Van Buren then describes how he went to New York City to work for the attorney William Van Ness, whose brother John was recently elected to Congress. John P. Van Ness promised Van Buren some money, but only delivered what Van Buren called a “trifling” forty dollars. Van Buren’s half brother, John Van Alen, a prominent New York attorney, stepped forward to lend him the money he needed. Now we get into Van Buren’s introduction to Aaron Burr. William Van Ness is one of Burr’s closest associates, and he takes Van Buren to the colonel’s house at Richmond Hill in Manhattan. “He treated me with much attention,” Van Buren says of Burr, but—frustratingly, maddeningly—provides no details. Things take a sour turn for Van Buren and Van Ness when the New York gubernatorial election of 1804 comes. Van Buren does not support Burr but Morgan Lewis. The Van Nesses are furious at their protege’s apostasy. John P. Van Ness comes up from Washington and confronts Van Buren on the street. When Van Buren told him he was not changing his mind, Van Ness, “with a very grave look and tone, turned on his heel and walked off.” They didn’t talk again for 20 years. When election day came, Van Buren’s two foes actually tried to stop him from voting on technical grounds but were unsuccessful. Still, Van Buren was forced to take an oath, an “indignity” he didn’t soon forget. The Van Nesses never truly forgave Van Buren. Even when they called upon his legal services—William Van Ness got into trouble with the law when he was Aaron Burr’s second during the fatal duel with Alexander Hamilton—père Van Ness refused to acknowledge Van Buren in his home.

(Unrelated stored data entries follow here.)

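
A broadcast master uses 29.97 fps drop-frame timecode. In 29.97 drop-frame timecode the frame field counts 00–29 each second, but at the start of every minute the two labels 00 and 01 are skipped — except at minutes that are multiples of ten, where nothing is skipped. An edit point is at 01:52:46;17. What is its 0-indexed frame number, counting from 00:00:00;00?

202795

As if non-drop at 30 labels/s: (1 × 3600 + 52 × 60 + 46) × 30 + 17 = 202997.
Minute boundaries passed: 112; those not divisible by 10: 112 − 11 = 101; dropped labels = 2 × 101 = 202.
Actual frame index = 202997 − 202 = 202795.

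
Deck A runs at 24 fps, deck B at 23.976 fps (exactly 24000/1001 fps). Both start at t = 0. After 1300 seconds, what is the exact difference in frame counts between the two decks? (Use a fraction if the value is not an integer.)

A emits 24 × 1300 = 31200 frames; B emits 24000/1001 × 1300 = 2400000/77.
Difference = 2400/77 frames (≈ 31.1688); B is behind A.

2400/77 frames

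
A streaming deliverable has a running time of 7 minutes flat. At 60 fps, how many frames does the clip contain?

25200 frames

7 min = 420 s.
Frames = 420 × 60 = 25200.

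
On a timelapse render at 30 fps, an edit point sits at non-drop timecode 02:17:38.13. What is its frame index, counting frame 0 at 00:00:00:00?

Total seconds to the label: (2 × 3600 + 17 × 60 + 38) = 8258.
Frame index = 8258 × 30 + 13 = 247753.

frame 247753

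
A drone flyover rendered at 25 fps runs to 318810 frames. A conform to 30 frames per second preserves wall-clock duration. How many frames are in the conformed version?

382572 frames

Target frames = source frames × (target rate / source rate) = 318810 × (30)/(25) = 318810 × 6/5 = 382572.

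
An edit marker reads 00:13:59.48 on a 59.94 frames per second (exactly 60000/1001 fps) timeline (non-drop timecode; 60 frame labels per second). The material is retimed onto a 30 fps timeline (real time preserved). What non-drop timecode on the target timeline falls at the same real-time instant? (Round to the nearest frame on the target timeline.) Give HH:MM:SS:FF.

00:14:00:19

Source frame index: (0×3600 + 13×60 + 59) × 60 + 48 = 50388.
Real time: 50388 / (60000/1001) = 4203199/5000 s.
Target frame: (4203199/5000) × (30) = 12609597/500 ≈ 25219.194 → 25219.
At 30 labels/s: frame 25219 → 00:14:00:19.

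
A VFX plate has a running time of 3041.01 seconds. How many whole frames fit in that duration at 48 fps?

Frames = 3041.01 × 48 = 3649212/25 ≈ 145968.4800.
Complete frames: 145968.

145968 frames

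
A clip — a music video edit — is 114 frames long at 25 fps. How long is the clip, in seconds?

4.56 seconds

Running time = 114 / (25) = 4.56 s.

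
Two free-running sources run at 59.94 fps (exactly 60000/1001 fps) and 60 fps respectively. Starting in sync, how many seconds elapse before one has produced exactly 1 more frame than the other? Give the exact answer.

1001/60 seconds

The gap grows by |60 − 60000/1001| = 60/1001 frames per second.
Time for a 1-frame gap: 1 ÷ (60/1001) = 1001/60 s.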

The chapter concludes with Van Buren meeting Peter Van Schaack on his deathbed in 1832. I discussed this in an earlier post, so there’s little point in going over the material again. Again, Van Buren is showing that he never let politics get in the way of friendship, even though he visited a man “whose prejudices against me were of the rankest kind.”

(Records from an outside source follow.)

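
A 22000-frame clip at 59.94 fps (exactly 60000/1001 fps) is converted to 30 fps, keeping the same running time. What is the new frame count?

11011 frames

Target frames = source frames × (target rate / source rate) = 22000 × (30)/(60000/1001) = 22000 × 1001/2000 = 11011.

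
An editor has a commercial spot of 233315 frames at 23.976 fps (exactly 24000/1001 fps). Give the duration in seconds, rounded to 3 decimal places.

9731.180 seconds

Running time = 233315 × 1001/24000 = 46709663/4800 s ≈ 9731.180 s.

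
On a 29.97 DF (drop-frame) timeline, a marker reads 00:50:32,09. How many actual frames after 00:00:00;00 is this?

As if non-drop at 30 labels/s: (0 × 3600 + 50 × 60 + 32) × 30 + 9 = 90969.
Minute boundaries passed: 50; those not divisible by 10: 50 − 5 = 45; dropped labels = 2 × 45 = 90.
Actual frame index = 90969 − 90 = 90879.

90879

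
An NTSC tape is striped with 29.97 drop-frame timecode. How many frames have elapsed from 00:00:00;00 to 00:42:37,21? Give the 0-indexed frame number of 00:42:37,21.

Complete 10-minute blocks: 4, each 17982 frames → 71928.
Remaining 2 whole minutes in the current block: 1800 + 1 × 1798 = 3598 frames.
Within the current minute: 37 × 30 + 21 − 2 = 1129 (labels ;00/;01 skipped at this minute). Total = 71928 + 3598 + 1129 = 76655.

76655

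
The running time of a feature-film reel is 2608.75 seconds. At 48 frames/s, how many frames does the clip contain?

Frames = 2608.75 × 48 = 125220.

125220 frames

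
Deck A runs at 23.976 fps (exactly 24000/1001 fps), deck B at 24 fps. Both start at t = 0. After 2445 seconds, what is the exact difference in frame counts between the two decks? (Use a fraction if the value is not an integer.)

A emits 24000/1001 × 2445 = 58680000/1001 frames; B emits 24 × 2445 = 58680.
Difference = 58680/1001 frames (≈ 58.6214); B is ahead of A.

58680/1001 frames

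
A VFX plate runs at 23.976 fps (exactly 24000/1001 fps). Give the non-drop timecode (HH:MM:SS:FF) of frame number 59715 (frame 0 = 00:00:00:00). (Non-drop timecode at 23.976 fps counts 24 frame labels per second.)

59715 ÷ 24 = 2488 full seconds, remainder 3 frames.
2488 s = 0 h 41 min 28 s.
Timecode: 00:41:28:03.

00:41:28:03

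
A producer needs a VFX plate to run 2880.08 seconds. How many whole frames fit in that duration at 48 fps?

Frames = 2880.08 × 48 = 3456096/25 ≈ 138243.8400.
Complete frames: 138243.

138243 frames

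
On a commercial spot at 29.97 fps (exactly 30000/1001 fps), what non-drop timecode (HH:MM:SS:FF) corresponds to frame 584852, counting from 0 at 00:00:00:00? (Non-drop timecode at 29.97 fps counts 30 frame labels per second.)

05:24:55:02

584852 ÷ 30 = 19495 full seconds, remainder 2 frames.
19495 s = 5 h 24 min 55 s.
Timecode: 05:24:55:02.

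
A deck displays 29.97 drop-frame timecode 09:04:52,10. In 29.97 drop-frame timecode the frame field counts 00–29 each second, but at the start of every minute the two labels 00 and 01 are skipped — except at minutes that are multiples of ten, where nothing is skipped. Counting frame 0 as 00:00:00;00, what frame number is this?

As if non-drop at 30 labels/s: (9 × 3600 + 4 × 60 + 52) × 30 + 10 = 980770.
Minute boundaries passed: 544; those not divisible by 10: 544 − 54 = 490; dropped labels = 2 × 490 = 980.
Actual frame index = 980770 − 980 = 979790.

979790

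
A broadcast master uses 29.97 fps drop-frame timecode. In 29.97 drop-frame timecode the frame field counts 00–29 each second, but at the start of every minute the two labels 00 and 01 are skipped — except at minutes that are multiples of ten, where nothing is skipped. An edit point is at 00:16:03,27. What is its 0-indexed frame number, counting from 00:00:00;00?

Complete 10-minute blocks: 1, each 17982 frames → 17982.
Remaining 6 whole minutes in the current block: 1800 + 5 × 1798 = 10790 frames.
Within the current minute: 3 × 30 + 27 − 2 = 115 (labels ;00/;01 skipped at this minute). Total = 17982 + 10790 + 115 = 28887.

28887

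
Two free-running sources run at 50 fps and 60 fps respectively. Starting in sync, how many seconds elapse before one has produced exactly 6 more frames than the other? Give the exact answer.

0.6 seconds

The gap grows by |60 − 50| = 10 frames per second.
Time for a 6-frame gap: 6 ÷ (10) = 0.6 s.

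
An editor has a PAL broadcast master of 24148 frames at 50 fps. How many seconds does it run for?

Running time = 24148 / (50) = 482.96 s.

482.96 seconds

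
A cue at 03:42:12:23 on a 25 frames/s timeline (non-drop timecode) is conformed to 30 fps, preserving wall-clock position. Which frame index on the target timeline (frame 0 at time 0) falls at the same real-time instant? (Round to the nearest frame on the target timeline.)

frame 399988

Source frame index: (3×3600 + 42×60 + 12) × 25 + 23 = 333323.
Real time: 333323 / (25) = 333323/25 s.
Target frame: (333323/25) × (30) = 1999938/5 ≈ 399987.600 → 399988.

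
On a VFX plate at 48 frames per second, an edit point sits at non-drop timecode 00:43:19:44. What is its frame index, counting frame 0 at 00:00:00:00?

124796

Total seconds to the label: (0 × 3600 + 43 × 60 + 19) = 2599.
Frame index = 2599 × 48 + 44 = 124796.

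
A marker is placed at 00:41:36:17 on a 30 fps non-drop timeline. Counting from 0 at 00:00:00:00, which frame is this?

Total seconds to the label: (0 × 3600 + 41 × 60 + 36) = 2496.
Frame index = 2496 × 30 + 17 = 74897.

frame 74897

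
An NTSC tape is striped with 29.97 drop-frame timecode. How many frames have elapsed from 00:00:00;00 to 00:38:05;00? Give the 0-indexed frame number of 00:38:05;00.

As if non-drop at 30 labels/s: (0 × 3600 + 38 × 60 + 5) × 30 + 0 = 68550.
Minute boundaries passed: 38; those not divisible by 10: 38 − 3 = 35; dropped labels = 2 × 35 = 70.
Actual frame index = 68550 − 70 = 68480.

68480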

The first chapter of AMVB is most notable for what its author left out. He tells us nothing about his parents but the few sentences quoted here. No other family is mentioned. He’s silent on the family slaves. We don’t learn a thing about his childhood in Kinderhook, or even what took place in his father’s tavern, which doubled as a polling place and where, rumor had it, Alexander Hamilton and Aaron Burr once stayed. These omissions will forever vex scholars of Van Buren and the Jacksonian era of American politics.